第9話 征夷大将軍

慶長八年(一六〇三年)二月十二日。

 山城国、伏見城。

 早春の冷気の中、伏見城の大広間は、かつてない緊張と厳粛な空気に包まれていた。

 上座に座る徳川家康の元へ、朝廷からの勅使(ちょくし)が到着したのである。

 携えられた宣旨(せんじ)が読み上げられる。

「……源家康、**征夷大将軍(せいいたいしょうぐん)**ニ任ズ……」

 その瞬間、平伏していた諸大名たちの背中が、一様に震えた。

 征夷大将軍。

 源頼朝、足利尊氏に続く、武家の棟梁たる称号。

 この瞬間、家康は豊臣政権下の「五大老」という枠組みを完全に離脱し、独立した**「徳川幕府」**の主となったのである。

 家康の背後に控えていた松平秀親は、静かに頭を下げながら、その歴史的意味を反芻していた。

 (関白ではなく、将軍か……)

 それは、亡き太閤・豊臣秀吉が作り上げ、そして失敗したシステムへの、静かなる決別であった。

***

 三月二十五日。

 将軍宣下(せんげ)の御礼のため、家康は京の御所へ参内(さんだい)することとなった。
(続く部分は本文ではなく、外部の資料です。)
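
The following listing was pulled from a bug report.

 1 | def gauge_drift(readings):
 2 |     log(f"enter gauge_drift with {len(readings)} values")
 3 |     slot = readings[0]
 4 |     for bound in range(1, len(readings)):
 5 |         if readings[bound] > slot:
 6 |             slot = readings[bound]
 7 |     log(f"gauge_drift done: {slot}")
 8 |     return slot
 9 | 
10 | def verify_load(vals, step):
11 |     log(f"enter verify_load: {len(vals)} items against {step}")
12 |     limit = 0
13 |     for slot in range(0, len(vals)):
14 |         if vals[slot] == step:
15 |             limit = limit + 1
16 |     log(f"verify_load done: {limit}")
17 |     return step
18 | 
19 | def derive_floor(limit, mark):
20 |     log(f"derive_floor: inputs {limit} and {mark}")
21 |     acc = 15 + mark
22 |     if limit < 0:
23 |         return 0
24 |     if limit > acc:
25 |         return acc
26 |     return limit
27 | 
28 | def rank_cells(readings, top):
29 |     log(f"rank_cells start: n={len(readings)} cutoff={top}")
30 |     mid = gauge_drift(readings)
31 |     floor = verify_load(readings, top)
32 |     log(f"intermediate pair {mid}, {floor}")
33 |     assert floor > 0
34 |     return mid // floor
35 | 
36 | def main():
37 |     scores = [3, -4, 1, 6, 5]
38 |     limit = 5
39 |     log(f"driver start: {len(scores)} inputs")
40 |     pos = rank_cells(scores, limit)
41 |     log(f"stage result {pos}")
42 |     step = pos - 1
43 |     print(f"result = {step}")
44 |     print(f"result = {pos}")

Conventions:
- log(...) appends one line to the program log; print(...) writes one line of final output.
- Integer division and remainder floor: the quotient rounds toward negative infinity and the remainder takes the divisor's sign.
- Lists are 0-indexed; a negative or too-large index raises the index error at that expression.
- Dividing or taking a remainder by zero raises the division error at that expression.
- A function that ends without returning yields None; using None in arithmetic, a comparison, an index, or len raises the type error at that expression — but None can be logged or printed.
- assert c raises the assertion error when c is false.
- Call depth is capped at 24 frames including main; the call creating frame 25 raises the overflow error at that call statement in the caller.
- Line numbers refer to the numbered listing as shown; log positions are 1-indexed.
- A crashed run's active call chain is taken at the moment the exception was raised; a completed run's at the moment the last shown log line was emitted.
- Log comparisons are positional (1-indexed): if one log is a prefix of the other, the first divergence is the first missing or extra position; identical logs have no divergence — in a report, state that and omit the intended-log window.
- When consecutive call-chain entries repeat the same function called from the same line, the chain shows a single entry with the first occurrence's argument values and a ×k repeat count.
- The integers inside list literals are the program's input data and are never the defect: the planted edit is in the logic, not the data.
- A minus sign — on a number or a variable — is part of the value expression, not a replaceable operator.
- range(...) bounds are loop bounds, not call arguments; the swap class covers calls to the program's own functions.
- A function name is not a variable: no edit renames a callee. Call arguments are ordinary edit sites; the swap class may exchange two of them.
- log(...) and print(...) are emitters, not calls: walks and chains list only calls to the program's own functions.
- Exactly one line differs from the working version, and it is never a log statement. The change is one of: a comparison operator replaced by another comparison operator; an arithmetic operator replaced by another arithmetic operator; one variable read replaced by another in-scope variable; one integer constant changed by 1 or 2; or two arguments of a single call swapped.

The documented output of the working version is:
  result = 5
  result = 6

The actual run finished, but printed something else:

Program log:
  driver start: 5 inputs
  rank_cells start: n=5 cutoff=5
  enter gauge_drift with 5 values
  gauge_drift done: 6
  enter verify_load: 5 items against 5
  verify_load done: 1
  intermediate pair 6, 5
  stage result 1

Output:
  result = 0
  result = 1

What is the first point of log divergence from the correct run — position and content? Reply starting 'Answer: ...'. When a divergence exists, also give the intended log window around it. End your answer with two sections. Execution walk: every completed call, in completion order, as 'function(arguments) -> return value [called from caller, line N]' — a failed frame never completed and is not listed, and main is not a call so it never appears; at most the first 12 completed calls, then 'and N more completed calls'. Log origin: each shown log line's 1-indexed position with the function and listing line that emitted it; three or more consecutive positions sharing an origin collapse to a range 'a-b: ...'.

Answer: at position 7 the run shows 'intermediate pair 6, 5' where the working version logs 'intermediate pair 6, 1'.
Intended log window:
  5: enter verify_load: 5 items against 5
  6: verify_load done: 1
  7: intermediate pair 6, 1
  8: stage result 6
Execution walk:
  gauge_drift([3, -4, 1, 6, 5]) -> 6  [called from rank_cells, line 30]
  verify_load([3, -4, 1, 6, 5], 5) -> 5  [called from rank_cells, line 31]
  rank_cells([3, -4, 1, 6, 5], 5) -> 1  [called from main, line 40]
Log origins:
  1: emitted by main (line 39)
  2: emitted by rank_cells (line 29)
  3: emitted by gauge_drift (line 2)
  4: emitted by gauge_drift (line 7)
  5: emitted by verify_load (line 11)
  6: emitted by verify_load (line 16)
  7: emitted by rank_cells (line 32)
  8: emitted by main (line 41)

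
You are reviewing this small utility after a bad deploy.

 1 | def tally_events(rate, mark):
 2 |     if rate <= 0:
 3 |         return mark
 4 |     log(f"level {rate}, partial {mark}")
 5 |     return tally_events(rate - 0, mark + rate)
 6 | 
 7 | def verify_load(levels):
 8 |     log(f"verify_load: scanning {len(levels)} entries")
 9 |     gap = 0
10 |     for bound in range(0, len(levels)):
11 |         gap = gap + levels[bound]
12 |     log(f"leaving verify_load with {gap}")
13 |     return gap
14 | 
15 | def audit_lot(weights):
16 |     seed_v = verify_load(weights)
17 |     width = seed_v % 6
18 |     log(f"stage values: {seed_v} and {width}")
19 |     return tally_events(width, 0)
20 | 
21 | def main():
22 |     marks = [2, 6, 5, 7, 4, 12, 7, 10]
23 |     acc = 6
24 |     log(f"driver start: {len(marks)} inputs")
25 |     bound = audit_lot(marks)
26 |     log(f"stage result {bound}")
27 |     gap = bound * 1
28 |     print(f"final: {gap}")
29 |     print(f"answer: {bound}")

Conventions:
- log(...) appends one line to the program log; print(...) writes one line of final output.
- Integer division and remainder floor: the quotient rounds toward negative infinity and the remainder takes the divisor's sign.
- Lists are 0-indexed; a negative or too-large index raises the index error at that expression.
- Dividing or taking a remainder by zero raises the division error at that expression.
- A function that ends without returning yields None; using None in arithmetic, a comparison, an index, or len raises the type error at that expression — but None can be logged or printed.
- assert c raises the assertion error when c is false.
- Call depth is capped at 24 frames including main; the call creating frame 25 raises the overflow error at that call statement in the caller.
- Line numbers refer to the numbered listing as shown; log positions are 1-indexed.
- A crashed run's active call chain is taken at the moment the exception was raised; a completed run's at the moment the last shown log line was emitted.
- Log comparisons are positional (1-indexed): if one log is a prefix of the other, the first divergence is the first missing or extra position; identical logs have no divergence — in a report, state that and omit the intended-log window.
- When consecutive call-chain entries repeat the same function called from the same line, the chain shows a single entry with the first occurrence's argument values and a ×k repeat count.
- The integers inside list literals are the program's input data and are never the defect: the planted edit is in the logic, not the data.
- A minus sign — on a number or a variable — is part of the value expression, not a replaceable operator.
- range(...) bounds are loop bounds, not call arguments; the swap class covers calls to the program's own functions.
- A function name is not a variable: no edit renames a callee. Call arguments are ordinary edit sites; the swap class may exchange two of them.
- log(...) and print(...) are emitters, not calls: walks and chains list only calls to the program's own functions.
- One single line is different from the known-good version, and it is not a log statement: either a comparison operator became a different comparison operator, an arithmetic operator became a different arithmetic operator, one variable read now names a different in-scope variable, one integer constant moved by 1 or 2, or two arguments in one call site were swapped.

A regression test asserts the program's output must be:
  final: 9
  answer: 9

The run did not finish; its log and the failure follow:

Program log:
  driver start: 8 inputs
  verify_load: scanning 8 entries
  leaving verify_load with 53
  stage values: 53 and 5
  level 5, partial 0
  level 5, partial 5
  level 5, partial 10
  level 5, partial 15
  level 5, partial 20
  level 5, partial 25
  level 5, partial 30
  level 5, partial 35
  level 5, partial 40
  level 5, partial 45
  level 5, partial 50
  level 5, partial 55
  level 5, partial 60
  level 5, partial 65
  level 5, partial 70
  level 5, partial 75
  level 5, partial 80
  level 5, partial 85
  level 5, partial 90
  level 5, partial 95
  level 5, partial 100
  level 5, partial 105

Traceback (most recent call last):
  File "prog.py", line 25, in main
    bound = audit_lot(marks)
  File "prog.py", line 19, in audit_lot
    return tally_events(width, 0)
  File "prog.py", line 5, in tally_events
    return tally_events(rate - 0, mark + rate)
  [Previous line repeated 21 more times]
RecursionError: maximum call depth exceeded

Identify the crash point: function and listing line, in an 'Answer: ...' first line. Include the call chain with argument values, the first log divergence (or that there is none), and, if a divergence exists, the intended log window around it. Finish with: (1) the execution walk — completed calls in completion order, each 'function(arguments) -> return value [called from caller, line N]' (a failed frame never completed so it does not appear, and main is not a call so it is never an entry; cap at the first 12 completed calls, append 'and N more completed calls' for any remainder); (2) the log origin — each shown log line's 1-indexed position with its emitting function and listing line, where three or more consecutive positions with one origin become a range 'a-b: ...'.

Answer: the error was raised in tally_events, line 5.
Core observation: Position 6 is the first bad log line: 'level 5, partial 5' should read 'level 3, partial 5'.
Call chain: main -> audit_lot([2, 6, 5, 7, 4, 12, 7, 10]) (called at line 25) -> tally_events(5, 0) (called at line 19) -> tally_events(5, 5) (called at line 5) ×21.
First divergence: position 6 — shown 'level 5, partial 5', intended 'level 3, partial 5'.
Intended log window:
  4: stage values: 53 and 5
  5: level 5, partial 0
  6: level 3, partial 5
  7: level 1, partial 8
Execution walk:
  verify_load([2, 6, 5, 7, 4, 12, 7, 10]) -> 53  [called from audit_lot, line 16]
Log origin:
  1: from main, line 24
  2: from verify_load, line 8
  3: from verify_load, line 12
  4: from audit_lot, line 18
  5-26: from tally_events, line 4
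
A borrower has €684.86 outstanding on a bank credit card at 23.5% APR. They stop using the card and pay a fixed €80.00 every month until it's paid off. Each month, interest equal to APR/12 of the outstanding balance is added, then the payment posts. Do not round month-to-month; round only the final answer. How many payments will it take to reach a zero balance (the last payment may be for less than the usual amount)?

Monthly rate r = 23.5%/12 = 1.95833% = 0.0195833.
Recurrence: B ← B·(1+r) − €80.00.
Month 1: interest €13.41; balance after payment €618.27.
Month 2: interest €12.11; balance after payment €550.38.
Closed form: n = −ln(1 − rB₀/P)/ln(1+r) = −ln(0.83235)/ln(1.01958) ≈ 9.462, so the balance reaches zero during payment 10.

10 payments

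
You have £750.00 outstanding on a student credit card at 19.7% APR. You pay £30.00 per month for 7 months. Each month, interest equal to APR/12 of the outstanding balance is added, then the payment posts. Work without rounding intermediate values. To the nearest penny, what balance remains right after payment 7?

£619.92

Monthly rate r = 19.7%/12 = 1.64167% = 0.0164167.
Each month: B ← B·(1+r) − £30.00.
Month 1: interest £12.31; balance after payment £732.31.
Month 2: interest £12.02; balance after payment £714.33.
Month 3: interest £11.73; balance after payment £696.06.
Month 4: interest £11.43; balance after payment £677.49.
Month 5: interest £11.12; balance after payment £658.61.
Month 6: interest £10.81; balance after payment £639.42.
Month 7: interest £10.50; balance after payment £619.92.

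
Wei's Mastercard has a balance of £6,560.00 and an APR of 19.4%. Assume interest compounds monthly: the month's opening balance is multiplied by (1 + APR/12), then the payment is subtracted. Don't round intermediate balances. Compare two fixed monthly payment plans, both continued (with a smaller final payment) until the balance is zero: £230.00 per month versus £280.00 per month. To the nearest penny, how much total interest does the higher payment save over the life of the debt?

Monthly rate r = 19.4%/12 = 1.61667% = 0.0161667.
At £230.00/mo: n = ⌈−ln(1 − rB₀/P)/ln(1+r)⌉ = 39 payments (last £126.77); total interest = total paid − £6,560.00 = £2,306.77.
At £280.00/mo: 30 payments (last £191.78); total interest £1,751.78.
Interest saved = £2,306.77 − £1,751.78 = £554.99.

£554.99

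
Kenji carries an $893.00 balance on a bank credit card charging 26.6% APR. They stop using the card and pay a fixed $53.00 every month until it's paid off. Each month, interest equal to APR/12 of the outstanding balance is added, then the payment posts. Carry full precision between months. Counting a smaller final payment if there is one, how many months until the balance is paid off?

Monthly rate r = 26.6%/12 = 2.21667% = 0.0221667.
Recurrence: B ← B·(1+r) − $53.00.
Month 1: interest $19.79; balance after payment $859.79.
Month 2: interest $19.06; balance after payment $825.85.
Closed form: n = −ln(1 − rB₀/P)/ln(1+r) = −ln(0.62651)/ln(1.02217) ≈ 21.327, so the balance reaches zero during payment 22.

22 months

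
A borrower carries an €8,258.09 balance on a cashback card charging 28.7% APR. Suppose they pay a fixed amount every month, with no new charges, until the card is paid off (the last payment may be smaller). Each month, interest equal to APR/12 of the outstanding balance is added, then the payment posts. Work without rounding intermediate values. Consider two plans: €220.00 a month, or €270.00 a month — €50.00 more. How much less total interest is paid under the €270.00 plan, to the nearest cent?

Monthly rate r = 28.7%/12 = 2.39167% = 0.0239167.
At €220.00/mo: n = ⌈−ln(1 − rB₀/P)/ln(1+r)⌉ = 97 payments (last €106.80); total interest = total paid − €8,258.09 = €12,968.71.
At €270.00/mo: 56 payments (last €171.92); total interest €6,763.83.
Interest saved = €12,968.71 − €6,763.83 = €6,204.88.

€6,204.88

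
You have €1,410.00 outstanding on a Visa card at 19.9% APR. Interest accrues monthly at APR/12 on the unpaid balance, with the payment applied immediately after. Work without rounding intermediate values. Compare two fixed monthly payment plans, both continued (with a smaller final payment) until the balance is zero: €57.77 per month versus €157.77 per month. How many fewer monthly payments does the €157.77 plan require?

Monthly rate r = 19.9%/12 = 1.65833% = 0.0165833.
At €57.77/mo: n = ⌈−ln(1 − rB₀/P)/ln(1+r)⌉ = 32 payments (last €31.41); total interest = total paid − €1,410.00 = €412.28.
At €157.77/mo: 10 payments (last €119.04); total interest €128.97.
Payments saved = 32 − 10 = 22.

22 fewer payments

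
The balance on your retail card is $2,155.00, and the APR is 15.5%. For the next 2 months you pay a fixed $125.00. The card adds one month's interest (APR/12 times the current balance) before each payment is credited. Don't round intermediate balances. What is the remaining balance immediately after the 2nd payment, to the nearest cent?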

 京の都大路は、新将軍の行列を一目見ようとする見物人で溢れかえっていた。

 その行列の先頭、露払いとして馬を進める若武者がいた。

 松平秀親、二十三歳。

 黒塗りの甲冑に身を包み、鋭い眼光で沿道を睨みつけている。

 「尾張・三河七十万石」という巨大な武力を背負う彼の威圧感は、群衆を圧倒し、不穏な動きを完全に封じ込めていた。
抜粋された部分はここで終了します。